A man wielding a skewer and knife went on the rampage in the French city of Lyon on Saturday, leaving a 19-year-old man dead and eight others injured, including three critically.
A police source said the alleged perpetrator was an Afghan asylum-seeker, unknown previously to both the police and the intelligence services.
An eye-witness in Villeurbanne, a suburb of Lyon, described the attack as frenzied.
"There was a man at the 57 (bus stop) who started striking out with a knife in all directions," said a young girl whose top was stained with blood.
She eventually managed to get the woman on a bus, which closed its doors and drove away from the scene.

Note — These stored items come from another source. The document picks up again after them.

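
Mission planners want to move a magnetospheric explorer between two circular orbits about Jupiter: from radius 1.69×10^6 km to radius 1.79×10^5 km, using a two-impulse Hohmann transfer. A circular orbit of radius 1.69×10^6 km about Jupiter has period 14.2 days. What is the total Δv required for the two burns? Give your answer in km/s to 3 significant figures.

Δv = 14.0 km/s

From Kepler's third law T² = 4π²r³/μ at r = 1.69×10^6 km, T = 14.2 days = 14.2 × 86400 s = 1.22688×10^6 s: μ = 4π²r³/T² = 1.26595×10^8 km³/s².
The Hohmann ellipse has a_t = (r₁ + r₂)/2 = 9.345×10^5 km.
At r₁ the circular-orbit speed is v₁ = √(μ/r₁) = 8.655 km/s.
On the transfer ellipse at r₁, v² = μ(2/r − 1/a) gives v_a = √[μ(2/r₁ − 1/a_t)] = 3.788 km/s.
First burn Δv₁ = |v_a − v₁| = 4.867 km/s.
Circular speed at r₂: v₂ = √(μ/r₂) = 26.594 km/s.
Transfer-orbit speed at r₂: v_p = √[μ(2/r₂ − 1/a_t)] = 35.763 km/s.
Second burn Δv₂ = |v₂ − v_p| = 9.169 km/s.
Δv = Δv₁ + Δv₂ = 4.867 + 9.169 = 14.04 km/s.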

"There was blood everywhere," she added.
Of the eight people wounded in the attack, three were in a critical condition, said the prosecutor's office. Paramedics treated another 20 people at the scene for shock.
'Deadly madness'
The mayor of Lyon Gerard Collomb, a former interior minister, visited the site of the attack but in comments to journalists would not be drawn on what had provoked it. The man who carried out the attack had acted quite suddenly, he said.
The mayor of Villeurbanne, Jean-Paul Bret, paid tribute to people at the scene and security staff at the nearby metro station who overpowered the suspect as he tried to make his escape.
Police arrested the suspected attacker and were holding him in custody on suspicion of murder and attempted murder, the Lyon prosecutor's office told AFP.
The reasons for the attack were still not clear. The national anti-terrorism prosecutor's office had been informed but had not taken charge of the case at this stage.